Sunday, July 17, 2005

Rove: 'I've Already Said Too Much'

The Raw Story posted excerpts from Matt Cooper's new article for Time Magazine which covers his testimony to the grand jury investigating the Plame leak.

This paragraph will probably get a lot of attention:

"I have a distinct memory of Rove ending the call by saying, 'I've already said too much,'" he wrote. "This could have meant he was worried about being indiscreet, or it could have meant he was late for a meeting or something else. I don't know, but that sign-off has been in my memory for two years."

Sean Paul of The Agonist wrote a short post the other day that wondered whether or not Karl Rove violated his Nondisclosure Agreement when he spoke to Robert Novak a week before the columnist went to print about Valerie Plame (link):

"I spoke with a friend of mine in the intelligence profession recently about this topic and he told me, "intelligence professionals cannot confirm information that is classified even if you receive that information from a non-classified source. Period."

Sean Paul linked to a Fact Sheet which was issued by Rep. Henry A. Waxman, the ranking minority member of the Committee on Government Reform.

Here are some highlights:

"Executive Order 12958 governs how federal employees are awarded security clearances in order to obtain access to classified information."

....

"It requires employees to undergo a criminal background check, obtain training on how to protect classified information, and sign a “Classified Information Nondisclosure Agreement,” also known as a SF-312, promising not to reveal classified information. The nondisclosure agreement signed by White House officials such as Mr. Rove states: “I will never divulge classified information to anyone” who is not authorized to receive it."

....

"Mr. Rove, through his attorney, has raised the implication that there is a distinction between releasing classified information to someone not authorized to receive it and confirming classified information from someone not authorized to have it. In fact, there is no such distinction under the nondisclosure agreement Mr. Rove signed."

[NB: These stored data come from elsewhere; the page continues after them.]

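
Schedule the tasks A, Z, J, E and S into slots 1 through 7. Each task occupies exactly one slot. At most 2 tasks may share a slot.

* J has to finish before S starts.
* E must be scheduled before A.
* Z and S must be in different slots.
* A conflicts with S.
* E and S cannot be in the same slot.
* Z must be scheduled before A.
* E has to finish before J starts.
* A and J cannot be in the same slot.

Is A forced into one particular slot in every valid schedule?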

"One of the most basic rules of safeguarding classified information is that an official who has signed a nondisclosure agreement cannot confirm classified information obtained by a reporter. In fact, this obligation is highlighted in the “briefing booklet” that new security clearance recipients receive when they sign their nondisclosure agreements":

"Before...confirming the accuracy of what appears in the public source, the signer of the SF 312 must confirm through an authorized official that the information has, in fact, been declassified. If it has not,...confirmation of its accuracy is also an unauthorized disclosure."

(NOTE: I have two other articles that I'm going to link to later that are connected to this, after I do some fact checking.)

(Instead, I added them to Monday's post: From Karl Rove to Downing Street to Iraq.)